2. Wear Breathable Clothing:
Breathable stretch fabric is one of the greatest inventions for summer carry. Because these new wicking fabrics allow moisture to escape they do a fantastic job of keeping you cool. Unlike cotton fabrics, which hold perspiration, wicking materials stay dry, and this is crucial when carrying a firearm because as cotton gets damp it tends to print more easily. Often times I’ll wear an inner and outer wicking layer; the inner layer protects my skin from rubbing against the gun and the outer layer conceals the firearm, and for this reason I prefer an outer layer that is one size too large. Once upon a time wicking clothes were quite expensive but now that so many companies are using four-way stretch fabric you can find them at a very affordable price.  

3. Try a Belly Band:
Elastic belly bands are very light and easy to conceal even under the thinnest athletic clothing. Since they compress against the body, belly bands keep your gun close at hand and secure while providing quick access. They are a favorite carry method for runners, especially since they can be washed easily when they begin to smell like a gym locker. Belly bands eliminate the need for a belt, which is important to anyone wearing athletic clothes, and their compression design is comfortable. They fit a wide range of belly sizes so they’ll still fit when you’ve packed on a few pounds following Thanksgiving dinner later in the year. Another bonus? Today’s bands have pockets for carrying keys and credit cards too, and the elastic pouch design fits a wide variety of guns.

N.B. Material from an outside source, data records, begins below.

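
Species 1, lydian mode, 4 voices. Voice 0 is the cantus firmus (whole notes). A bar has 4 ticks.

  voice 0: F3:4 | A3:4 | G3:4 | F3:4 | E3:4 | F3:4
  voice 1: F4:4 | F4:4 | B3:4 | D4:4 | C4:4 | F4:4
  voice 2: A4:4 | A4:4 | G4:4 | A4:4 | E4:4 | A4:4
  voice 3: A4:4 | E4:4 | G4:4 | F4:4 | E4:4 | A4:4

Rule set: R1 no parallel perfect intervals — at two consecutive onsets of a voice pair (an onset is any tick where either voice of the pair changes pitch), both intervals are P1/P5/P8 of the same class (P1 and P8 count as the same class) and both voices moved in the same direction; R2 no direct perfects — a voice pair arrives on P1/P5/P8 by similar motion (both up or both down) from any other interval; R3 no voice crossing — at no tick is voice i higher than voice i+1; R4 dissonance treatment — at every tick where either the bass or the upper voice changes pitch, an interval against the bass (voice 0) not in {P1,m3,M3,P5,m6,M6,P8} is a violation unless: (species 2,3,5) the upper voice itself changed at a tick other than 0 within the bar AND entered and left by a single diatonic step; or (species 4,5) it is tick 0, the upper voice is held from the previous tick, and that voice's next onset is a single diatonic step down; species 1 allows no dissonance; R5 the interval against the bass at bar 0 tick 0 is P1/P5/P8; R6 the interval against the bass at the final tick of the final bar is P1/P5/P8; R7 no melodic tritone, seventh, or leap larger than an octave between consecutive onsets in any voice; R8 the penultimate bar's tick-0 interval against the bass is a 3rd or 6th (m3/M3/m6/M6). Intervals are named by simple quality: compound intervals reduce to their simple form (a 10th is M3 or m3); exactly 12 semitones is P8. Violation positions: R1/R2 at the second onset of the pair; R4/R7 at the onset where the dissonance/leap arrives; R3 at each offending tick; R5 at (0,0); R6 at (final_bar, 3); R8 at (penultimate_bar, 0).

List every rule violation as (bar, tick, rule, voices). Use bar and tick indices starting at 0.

bar 0: v0=F3 v1=F4 v2=A4 v3=A4 downbeat M3
bar 1: v0=A3 v1=F4 v2=A4 v3=E4 downbeat P5
bar 2: v0=G3 v1=B3 v2=G4 v3=G4 downbeat P8
bar 3: v0=F3 v1=D4 v2=A4 v3=F4 downbeat P8
bar 4: v0=E3 v1=C4 v2=E4 v3=E4 downbeat P8
bar 5: v0=F3 v1=F4 v2=A4 v3=A4 downbeat M3
  -> R5 @ bar 0 tick 0 v(0, 2): opens on M3
  -> R5 @ bar 0 tick 0 v(0, 3): opens on M3
  -> R3 @ bar 1 tick 0 v(2, 3): A4 above E4
  -> R3 @ bar 1 tick 1 v(2, 3): A4 above E4
  -> R3 @ bar 1 tick 2 v(2, 3): A4 above E4
  -> R3 @ bar 1 tick 3 v(2, 3): A4 above E4
  -> R1 @ bar 2 tick 0 v(0, 2): A3/A4 P8 -> G3/G4 P8 similar
  -> R7 @ bar 2 tick 0 v(1,): F4->B3 leap 6st
  -> R1 @ bar 3 tick 0 v(0, 3): G3/G4 P8 -> F3/F4 P8 similar
  -> R2 @ bar 3 tick 0 v(1, 2): B3/G4 m6 -> D4/A4 P5 similar
  -> R3 @ bar 3 tick 0 v(2, 3): A4 above F4
  -> R3 @ bar 3 tick 1 v(2, 3): A4 above F4
  -> R3 @ bar 3 tick 2 v(2, 3): A4 above F4
  -> R3 @ bar 3 tick 3 v(2, 3): A4 above F4
  -> R1 @ bar 4 tick 0 v(0, 3): F3/F4 P8 -> E3/E4 P8 similar
  -> R2 @ bar 4 tick 0 v(0, 2): F3/A4 M3 -> E3/E4 P8 similar
  -> R2 @ bar 4 tick 0 v(2, 3): A4/F4 M3 -> E4/E4 P1 similar
  -> R8 @ bar 4 tick 0 v(0, 2): penult P8 not 3rd/6th
  -> R8 @ bar 4 tick 0 v(0, 3): penult P8 not 3rd/6th
  -> R1 @ bar 5 tick 0 v(2, 3): E4/E4 P1 -> A4/A4 P1 similar
  -> R2 @ bar 5 tick 0 v(0, 1): E3/C4 m6 -> F3/F4 P8 similar
  -> R6 @ bar 5 tick 3 v(0, 2): closes on M3
  -> R6 @ bar 5 tick 3 v(0, 3): closes on M3

(0, 0, R5, (0, 2))
(0, 0, R5, (0, 3))
(1, 0, R3, (2, 3))
(1, 1, R3, (2, 3))
(1, 2, R3, (2, 3))
(1, 3, R3, (2, 3))
(2, 0, R1, (0, 2))
(2, 0, R7, (1,))
(3, 0, R1, (0, 3))
(3, 0, R2, (1, 2))
(3, 0, R3, (2, 3))
(3, 1, R3, (2, 3))
(3, 2, R3, (2, 3))
(3, 3, R3, (2, 3))
(4, 0, R1, (0, 3))
(4, 0, R2, (0, 2))
(4, 0, R2, (2, 3))
(4, 0, R8, (0, 2))
(4, 0, R8, (0, 3))
(5, 0, R1, (2, 3))
(5, 0, R2, (0, 1))
(5, 3, R6, (0, 2))
(5, 3, R6, (0, 3))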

They’re also cheap; you can usually buy two or three belly bands for the price of one large holster. I’ve run hundreds of miles wearing a Galco Underwraps and have yet to notice any appreciable wear and tear on the band.

4. Buy Guayabera Shirts:
Guaya what? Guayabera button-up shirts are popular in the Southern U.S., and Central America as well as the Caribbean; climates where hot weather is a way of life. Easily identifiable by their light construction and twin vertical pleats, guayaberas have a very practical tactical application—those pleats do a fantastic job breaking up the outline of a carry gun. The human eye is trained to see interrupted patterns, and the vertical pleats on these shirts do a great job camouflaging the lines of a concealed firearm yet are light enough to allow heat and moisture to escape. Guayabera shirts are typically worn untucked and are light enough so that you can quickly and easily access your gun.

5. Carry Off-Body:
I know, off-body carry (when the gun is not physically attached to you) is not considered the optimal choice, but if you simply can’t find a warm weather on-body carry option that suits you then this is certainly a far better choice than having no gun at all. Purse carry is common, but if you carry in a purse be certain that it has secure internal holsters. You don’t want a gun simply floating around. Purses, however, are a target for thieves, and you don’t want a criminal to have your wallet and your gun. I prefer something more discreet like Galco’s Hidden Agenda, which is a functional day planner with a hidden holster. The key to off-body carry—and this is extremely important—is to never lose track of the item you are carrying or leave it in an unsecured area.